# Do-It-Yourself Speaker Building



## Oliver (Jun 25, 2007)

Thought some might be interested in this  

http://members.aol.com/_ht_a/Debertin/spbuild.htm
quote}
Second, the designs are for real rooms with real walls and ceilings. The ceilings in my house are 8 feet high. The projects can either be positioned back against a wall or even placed in a corner. The Tower project has a rear-firing port and needs a foot or so of space to the back wall. The Goldwood project is particularly suited to situations where the speaker must be placed in a location partially hidden by room furnishings, and can be placed against a wall. The three-way project is designed to be placed on the floor.



The highs in all my designs are well dispersed, but don’t expect them to burn your ears. Three of the designs have high-frequency variable level controls to compensate for room differences and I am contemplating adding high and mid-range level controls to the three-way design as well.

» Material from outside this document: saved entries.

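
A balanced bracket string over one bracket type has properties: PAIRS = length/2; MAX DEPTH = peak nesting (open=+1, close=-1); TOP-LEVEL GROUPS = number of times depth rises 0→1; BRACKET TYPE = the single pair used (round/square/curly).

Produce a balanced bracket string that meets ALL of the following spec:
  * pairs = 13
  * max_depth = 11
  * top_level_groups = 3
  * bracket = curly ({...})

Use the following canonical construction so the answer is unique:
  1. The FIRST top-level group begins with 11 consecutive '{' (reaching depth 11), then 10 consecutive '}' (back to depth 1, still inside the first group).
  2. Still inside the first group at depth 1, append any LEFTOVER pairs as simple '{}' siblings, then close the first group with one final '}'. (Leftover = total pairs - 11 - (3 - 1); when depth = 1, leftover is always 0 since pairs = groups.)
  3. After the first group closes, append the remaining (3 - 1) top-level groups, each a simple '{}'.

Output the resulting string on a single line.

Answer: {{{{{{{{{{{}}}}}}}}}}}{}{}

Derivation:
Spec: pairs=13 depth=11 groups=3
Leftover pairs = 13 - 11 - (3-1) = 0
First group: deep chain of depth 11 + 0 sibling pairs
Remaining 2 groups: simple '{}' each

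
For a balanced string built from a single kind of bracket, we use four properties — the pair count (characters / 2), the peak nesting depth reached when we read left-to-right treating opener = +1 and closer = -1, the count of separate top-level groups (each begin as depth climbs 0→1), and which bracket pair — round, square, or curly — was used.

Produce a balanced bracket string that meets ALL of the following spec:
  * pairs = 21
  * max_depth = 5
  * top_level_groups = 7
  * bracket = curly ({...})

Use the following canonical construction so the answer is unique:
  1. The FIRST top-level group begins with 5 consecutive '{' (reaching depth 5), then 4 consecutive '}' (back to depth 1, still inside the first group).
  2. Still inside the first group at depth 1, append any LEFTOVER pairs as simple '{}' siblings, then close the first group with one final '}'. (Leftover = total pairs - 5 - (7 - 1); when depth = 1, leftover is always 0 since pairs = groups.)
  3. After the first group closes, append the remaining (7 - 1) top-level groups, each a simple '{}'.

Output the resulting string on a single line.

Spec: pairs=21 depth=5 groups=7
Leftover pairs = 21 - 5 - (7-1) = 10
First group: deep chain of depth 5 + 10 sibling pairs
Remaining 6 groups: simple '{}' each

Answer: {{{{{}}}}{}{}{}{}{}{}{}{}{}{}}{}{}{}{}{}{}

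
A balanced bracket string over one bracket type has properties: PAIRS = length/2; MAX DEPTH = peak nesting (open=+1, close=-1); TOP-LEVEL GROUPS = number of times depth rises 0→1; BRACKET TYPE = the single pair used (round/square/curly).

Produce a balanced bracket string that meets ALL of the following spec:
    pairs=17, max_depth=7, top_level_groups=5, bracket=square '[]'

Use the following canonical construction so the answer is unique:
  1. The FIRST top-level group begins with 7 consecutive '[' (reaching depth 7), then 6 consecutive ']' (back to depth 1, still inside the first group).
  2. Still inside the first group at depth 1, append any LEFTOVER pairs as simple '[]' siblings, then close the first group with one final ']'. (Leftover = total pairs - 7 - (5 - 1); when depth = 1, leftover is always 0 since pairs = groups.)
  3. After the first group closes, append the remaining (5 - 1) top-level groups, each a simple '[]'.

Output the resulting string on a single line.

Spec: pairs=17 depth=7 groups=5
Leftover pairs = 17 - 7 - (5-1) = 6
First group: deep chain of depth 7 + 6 sibling pairs
Remaining 4 groups: simple '[]' each

Answer: [[[[[[[]]]]]][][][][][][]][][][][]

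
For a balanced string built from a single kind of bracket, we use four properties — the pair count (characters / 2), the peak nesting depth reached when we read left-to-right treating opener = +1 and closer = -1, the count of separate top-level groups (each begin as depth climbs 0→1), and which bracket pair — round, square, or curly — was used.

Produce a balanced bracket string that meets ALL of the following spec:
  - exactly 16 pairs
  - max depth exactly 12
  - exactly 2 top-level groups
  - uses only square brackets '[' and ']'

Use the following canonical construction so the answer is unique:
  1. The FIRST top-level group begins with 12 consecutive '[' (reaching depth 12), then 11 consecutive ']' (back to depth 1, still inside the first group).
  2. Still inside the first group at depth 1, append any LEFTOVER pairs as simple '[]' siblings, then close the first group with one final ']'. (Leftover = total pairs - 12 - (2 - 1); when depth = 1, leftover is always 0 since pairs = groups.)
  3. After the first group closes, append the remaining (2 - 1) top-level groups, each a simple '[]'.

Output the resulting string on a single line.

Answer: [[[[[[[[[[[[]]]]]]]]]]][][][]][]

Derivation:
Spec: pairs=16 depth=12 groups=2
Leftover pairs = 16 - 12 - (2-1) = 3
First group: deep chain of depth 12 + 3 sibling pairs
Remaining 1 groups: simple '[]' each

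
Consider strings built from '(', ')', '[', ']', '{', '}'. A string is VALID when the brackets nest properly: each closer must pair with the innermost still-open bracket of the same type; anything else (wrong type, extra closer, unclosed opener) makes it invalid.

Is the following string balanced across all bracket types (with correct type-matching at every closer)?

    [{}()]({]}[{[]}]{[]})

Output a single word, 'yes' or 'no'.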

Third, I enjoy listening to Pipe organ music, so the emphasis is on designs that does well at this.

end quote}


----------



## bmaupin (Feb 22, 2006)

He is a nice guy, but kind of a goof. He posts on the PE board a bit. Here's his latest build:

http://www.dldebertin.com/speakers/avexercise.htm

Not sure what to think of the first pic


----------



## Xander (Mar 20, 2007)

bmaupin said:


> Not sure what to think of the first pic


This is one of those moments when I wish I could un-see.


----------



## Sideshow (Mar 6, 2007)

Yeah, I've seen him around (thankfully on the forums and not in a speedo). Sometimes he seems to know what he's talking about and then sometimes seems like he's a total newbie. 

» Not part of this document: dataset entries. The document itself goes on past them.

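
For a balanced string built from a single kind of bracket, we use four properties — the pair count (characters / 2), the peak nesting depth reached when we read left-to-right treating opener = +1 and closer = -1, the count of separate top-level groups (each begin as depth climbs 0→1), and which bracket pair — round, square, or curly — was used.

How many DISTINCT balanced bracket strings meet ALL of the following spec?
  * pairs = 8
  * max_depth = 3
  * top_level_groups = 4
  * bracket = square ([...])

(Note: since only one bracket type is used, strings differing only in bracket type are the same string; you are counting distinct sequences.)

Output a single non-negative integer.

Answer: 94

Derivation:
Spec: pairs=8 depth=3 groups=4
Count(depth <= 3) = 129
Count(depth <= 2) = 35
Count(depth == 3) = 129 - 35 = 94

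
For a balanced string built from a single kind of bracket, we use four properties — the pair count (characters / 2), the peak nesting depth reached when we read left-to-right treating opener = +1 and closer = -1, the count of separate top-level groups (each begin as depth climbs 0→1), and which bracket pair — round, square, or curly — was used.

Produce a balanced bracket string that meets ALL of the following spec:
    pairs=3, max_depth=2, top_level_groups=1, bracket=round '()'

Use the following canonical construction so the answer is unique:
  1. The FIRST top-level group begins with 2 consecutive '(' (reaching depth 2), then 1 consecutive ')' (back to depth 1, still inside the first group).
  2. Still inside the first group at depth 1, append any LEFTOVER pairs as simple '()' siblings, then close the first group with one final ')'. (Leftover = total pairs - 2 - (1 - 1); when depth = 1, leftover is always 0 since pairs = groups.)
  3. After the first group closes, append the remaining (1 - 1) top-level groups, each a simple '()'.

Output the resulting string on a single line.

Answer: (()())

Derivation:
Spec: pairs=3 depth=2 groups=1
Leftover pairs = 3 - 2 - (1-1) = 1
First group: deep chain of depth 2 + 1 sibling pairs
Remaining 0 groups: simple '()' each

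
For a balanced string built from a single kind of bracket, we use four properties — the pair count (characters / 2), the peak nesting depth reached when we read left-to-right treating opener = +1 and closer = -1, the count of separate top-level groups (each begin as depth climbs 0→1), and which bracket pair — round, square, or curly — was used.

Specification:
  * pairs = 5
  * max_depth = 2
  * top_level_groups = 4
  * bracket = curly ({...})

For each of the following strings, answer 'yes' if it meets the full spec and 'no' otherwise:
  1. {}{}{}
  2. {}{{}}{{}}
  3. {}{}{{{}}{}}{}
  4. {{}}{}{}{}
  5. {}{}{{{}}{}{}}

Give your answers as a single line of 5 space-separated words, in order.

Answer: no no no yes no

Derivation:
String 1 '{}{}{}': depth seq [1 0 1 0 1 0]
  -> pairs=3 depth=1 groups=3 -> no
String 2 '{}{{}}{{}}': depth seq [1 0 1 2 1 0 1 2 1 0]
  -> pairs=5 depth=2 groups=3 -> no
String 3 '{}{}{{{}}{}}{}': depth seq [1 0 1 0 1 2 3 2 1 2 1 0 1 0]
  -> pairs=7 depth=3 groups=4 -> no
String 4 '{{}}{}{}{}': depth seq [1 2 1 0 1 0 1 0 1 0]
  -> pairs=5 depth=2 groups=4 -> yes
String 5 '{}{}{{{}}{}{}}': depth seq [1 0 1 0 1 2 3 2 1 2 1 2 1 0]
  -> pairs=7 depth=3 groups=3 -> no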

Not sure that I see the benefit of those metal L-brackets over some mitred corner braces a bit further from the corners. I suppose if he's planning on dancing on the thing...

Those Goldwood drivers are a full notch below some Dayton drivers of the same price. Not sure what he sees in them. 

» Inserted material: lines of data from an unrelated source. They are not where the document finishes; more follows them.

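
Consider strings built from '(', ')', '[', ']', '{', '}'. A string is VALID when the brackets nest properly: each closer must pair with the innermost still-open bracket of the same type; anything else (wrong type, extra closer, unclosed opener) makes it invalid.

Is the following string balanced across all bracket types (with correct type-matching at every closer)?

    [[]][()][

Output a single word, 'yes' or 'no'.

Answer: no

Derivation:
pos 0: push '['; stack = [
pos 1: push '['; stack = [[
pos 2: ']' matches '['; pop; stack = [
pos 3: ']' matches '['; pop; stack = (empty)
pos 4: push '['; stack = [
pos 5: push '('; stack = [(
pos 6: ')' matches '('; pop; stack = [
pos 7: ']' matches '['; pop; stack = (empty)
pos 8: push '['; stack = [
end: stack still non-empty ([) → INVALID
Verdict: unclosed openers at end: [ → no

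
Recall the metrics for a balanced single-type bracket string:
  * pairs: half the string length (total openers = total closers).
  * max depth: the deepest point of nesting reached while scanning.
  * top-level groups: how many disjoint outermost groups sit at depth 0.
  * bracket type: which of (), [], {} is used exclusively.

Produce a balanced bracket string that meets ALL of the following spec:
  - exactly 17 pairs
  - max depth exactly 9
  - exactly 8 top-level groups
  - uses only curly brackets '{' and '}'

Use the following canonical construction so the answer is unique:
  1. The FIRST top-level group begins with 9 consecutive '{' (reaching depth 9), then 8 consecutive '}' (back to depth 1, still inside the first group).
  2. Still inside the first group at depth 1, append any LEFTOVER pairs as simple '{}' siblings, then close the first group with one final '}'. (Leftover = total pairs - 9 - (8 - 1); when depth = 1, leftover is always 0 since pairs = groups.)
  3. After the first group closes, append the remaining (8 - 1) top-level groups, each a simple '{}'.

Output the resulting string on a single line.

Spec: pairs=17 depth=9 groups=8
Leftover pairs = 17 - 9 - (8-1) = 1
First group: deep chain of depth 9 + 1 sibling pairs
Remaining 7 groups: simple '{}' each

Answer: {{{{{{{{{}}}}}}}}{}}{}{}{}{}{}{}{}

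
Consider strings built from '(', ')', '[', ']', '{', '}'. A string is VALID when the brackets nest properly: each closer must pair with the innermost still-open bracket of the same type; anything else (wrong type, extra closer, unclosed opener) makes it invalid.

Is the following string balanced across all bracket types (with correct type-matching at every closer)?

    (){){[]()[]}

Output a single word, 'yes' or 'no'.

Answer: no

Derivation:
pos 0: push '('; stack = (
pos 1: ')' matches '('; pop; stack = (empty)
pos 2: push '{'; stack = {
pos 3: saw closer ')' but top of stack is '{' (expected '}') → INVALID
Verdict: type mismatch at position 3: ')' closes '{' → no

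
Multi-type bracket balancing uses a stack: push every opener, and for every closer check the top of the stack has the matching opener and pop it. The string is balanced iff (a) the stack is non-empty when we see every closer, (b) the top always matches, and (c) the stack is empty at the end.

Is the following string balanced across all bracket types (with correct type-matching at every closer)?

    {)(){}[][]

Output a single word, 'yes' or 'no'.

pos 0: push '{'; stack = {
pos 1: saw closer ')' but top of stack is '{' (expected '}') → INVALID
Verdict: type mismatch at position 1: ')' closes '{' → no

Answer: no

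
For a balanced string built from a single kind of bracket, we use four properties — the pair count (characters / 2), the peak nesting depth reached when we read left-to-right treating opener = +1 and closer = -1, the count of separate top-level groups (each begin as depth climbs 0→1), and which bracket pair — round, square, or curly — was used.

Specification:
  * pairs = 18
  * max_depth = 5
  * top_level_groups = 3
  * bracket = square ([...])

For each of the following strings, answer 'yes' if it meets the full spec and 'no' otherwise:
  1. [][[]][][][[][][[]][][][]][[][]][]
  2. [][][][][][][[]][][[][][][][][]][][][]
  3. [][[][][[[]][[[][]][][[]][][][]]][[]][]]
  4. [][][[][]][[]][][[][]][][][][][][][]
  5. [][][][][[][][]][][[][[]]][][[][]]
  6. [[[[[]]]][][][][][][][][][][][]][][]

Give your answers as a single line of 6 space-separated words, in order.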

There are MUUUUUUUCH better places to look if you are interested in DIY home audio, specifically www.zaphaudio.com.


----------



## Licinius (Jan 2, 2008)

Sideshow said:


> Yeah, I've seen him around (thankfully on the forums and not in a speedo). Sometimes he seems to know what he's talking about and then sometimes seems like he's a total newbie.
> 
> Not sure that I see the benefit of those metal L-brackets over some mitred corner braces a bit further from the corners. I suppose if he's planning on dancing on the thing...
> 
> ...


Don't leave out htguides diy section... http://www.htguide.com/forum/forumdisplay.php4?f=6


----------



## mulletboy2 (Aug 17, 2006)

Xander said:


> This is one of those moments when I wish I could un-see.


x2 .. and can we get an NWS added to the thread please? That's just wrong on so many levels


----------



## bretti_kivi (Dec 3, 2007)

it's in German (sorry), but the plans and ideas are pretty good, even if it is metric....

www.acoustic-design-magazin.de

just click your way through, he has some nice ideas.

Bret


----------



## Oliver (Jun 25, 2007)

bretti_kivi said:


> it's in German (sorry), but the plans and ideas are pretty good, even if it is metric....
> 
> www.acoustic-design-magazin.de
> 
> ...


Transmission line


----------



## 60ndown (Feb 8, 2007)

he's in great shape for 60


----------



## thehatedguy (May 4, 2007)

Can't build an enclosure though.


----------



## kimokalihi (May 27, 2007)

How come he didn't build the brace horizontally across the midde of the airspace in the box? I don't see what good those two pieces of wood are going to do and those brackets aren't doing much either. Not that he really needs a brace for the little speaker anyways...


----------